From Occupy Wall Street To Big Business In 60 Seconds

One of the most common refrains of the American left for decades has been their attacks on the corporate bogeyman they like to call “big business.” And in the political arena, by extension, Democrats just love to thrash Republicans as being nothing more than Big Business’ political tools. That line of attack has been around so long, it’s to be expected even in our ever-changing political landscape.

Remember Democrats’ gleeful tarring of Mitt Romney as an out-of-touch plutocrat during the 2012 presidential election? Or who can forget the Occupy Wall Street protests, when squatters in public squares across America expressed a general frustration with individuals and companies who, in their view, made too much money?

Of course, this mindset is nothing new. In fact, the term “corporate welfare” – often employed to describe government’s cozy relations with big business – has been around since at least 1956, when it was employed by Ralph Nader. That term was also used in 2008 by a Democratic senator running for president, who singled out a government program to decry as “little more than a fund for corporate welfare.”

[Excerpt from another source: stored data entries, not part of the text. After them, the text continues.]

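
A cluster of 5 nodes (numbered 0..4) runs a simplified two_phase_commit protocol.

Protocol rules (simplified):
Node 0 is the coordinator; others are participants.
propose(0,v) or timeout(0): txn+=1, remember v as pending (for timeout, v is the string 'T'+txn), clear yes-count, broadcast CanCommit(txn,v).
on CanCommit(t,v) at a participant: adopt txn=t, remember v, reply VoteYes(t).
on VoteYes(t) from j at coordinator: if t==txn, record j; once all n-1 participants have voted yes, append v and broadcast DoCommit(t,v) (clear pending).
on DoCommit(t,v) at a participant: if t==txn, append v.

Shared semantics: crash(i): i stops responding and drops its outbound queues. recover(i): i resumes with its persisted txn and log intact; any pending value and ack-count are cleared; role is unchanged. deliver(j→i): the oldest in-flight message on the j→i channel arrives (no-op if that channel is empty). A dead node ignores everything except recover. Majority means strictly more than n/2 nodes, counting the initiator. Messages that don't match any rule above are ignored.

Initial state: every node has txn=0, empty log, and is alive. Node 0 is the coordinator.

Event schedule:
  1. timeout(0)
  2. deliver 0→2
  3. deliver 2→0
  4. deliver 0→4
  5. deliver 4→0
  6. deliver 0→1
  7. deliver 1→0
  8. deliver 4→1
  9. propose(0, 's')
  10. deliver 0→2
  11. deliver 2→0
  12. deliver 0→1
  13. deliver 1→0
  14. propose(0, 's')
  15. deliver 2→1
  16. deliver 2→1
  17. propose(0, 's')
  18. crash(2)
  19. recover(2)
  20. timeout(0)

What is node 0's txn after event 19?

4

step 1 timeout(0): 0={coor,t=1,log=-}
step 2 deliver 0→2: 2={part,t=1,log=-}
step 3 deliver 2→0: —
step 4 deliver 0→4: 4={part,t=1,log=-}
step 5 deliver 4→0: —
step 6 deliver 0→1: 1={part,t=1,log=-}
step 7 deliver 1→0: —
step 8 deliver 4→1: —
step 9 propose(0,'s'): 0={coor,t=2,log=-}
step 10 deliver 0→2: 2={part,t=2,log=-}
step 11 deliver 2→0: —
step 12 deliver 0→1: 1={part,t=2,log=-}
step 13 deliver 1→0: —
step 14 propose(0,'s'): 0={coor,t=3,log=-}
step 15 deliver 2→1: —
step 16 deliver 2→1: —
step 17 propose(0,'s'): 0={coor,t=4,log=-}
step 18 crash(2): 2={✗part,t=2,log=-}
step 19 recover(2): 2={part,t=2,log=-}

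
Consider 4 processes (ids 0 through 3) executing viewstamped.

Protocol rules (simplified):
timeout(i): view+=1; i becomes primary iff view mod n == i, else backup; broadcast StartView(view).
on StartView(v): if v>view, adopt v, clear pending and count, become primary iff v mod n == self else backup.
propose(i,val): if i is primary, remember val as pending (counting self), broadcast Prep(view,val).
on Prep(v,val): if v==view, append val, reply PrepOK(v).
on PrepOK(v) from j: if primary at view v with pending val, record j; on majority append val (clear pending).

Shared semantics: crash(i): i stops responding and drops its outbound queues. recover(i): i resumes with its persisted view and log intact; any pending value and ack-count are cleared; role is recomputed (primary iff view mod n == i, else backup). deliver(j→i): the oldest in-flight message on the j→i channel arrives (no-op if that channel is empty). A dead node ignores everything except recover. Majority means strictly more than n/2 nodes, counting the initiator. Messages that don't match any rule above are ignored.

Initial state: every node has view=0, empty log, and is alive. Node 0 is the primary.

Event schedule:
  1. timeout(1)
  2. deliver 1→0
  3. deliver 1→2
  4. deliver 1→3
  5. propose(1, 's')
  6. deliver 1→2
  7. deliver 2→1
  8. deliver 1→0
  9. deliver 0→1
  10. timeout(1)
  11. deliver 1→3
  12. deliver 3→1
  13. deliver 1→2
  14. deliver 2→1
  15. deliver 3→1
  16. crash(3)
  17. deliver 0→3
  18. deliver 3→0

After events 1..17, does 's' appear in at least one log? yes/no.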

The senator, of course, was Barack Obama, and the government agency was the Export-Import Bank of the United States.

Today, the Barack Obama of 2008 has some unlikely allies. The Export-Import Bank – or Ex-Im, as it’s known inside the Beltway – is being criticized by conservative lawmakers on Capitol Hill who see it as an example of the crony capitalism that’s making it tougher for American employers to get ahead.

What’s more, it’s a classic example of government doing something the private sector is perfectly capable of handling on its own. The bank’s purpose is to provide financing to allow foreign companies to purchase American goods – amounting to a government handout to accomplish something the market is better equipped to undertake. And Ex-Im is known for being incredibly friendly to the Democrats’ hated “big business” – 60 percent of their financing goes to ten large corporations. The largest recipient by far is Boeing, which raked in 30 percent of total Ex-Im financing in 2013 alone. Hence, the Bank is colloquially known as “Boeing’s Bank.”

Here again we see Democrats railing against business on the stump, but pulling out all the stops behind the scenes to protect their pet spending projects and corporate welfare. This is the latest and most brazen example yet.

The bank’s charter is due to expireon September 30 and conservatives like House Financial Services Committee Chairman Jeb Hensarling (R-TX) are eyeing ways to enact significant reforms or allow the charter to expire outright, effectively killing the bank.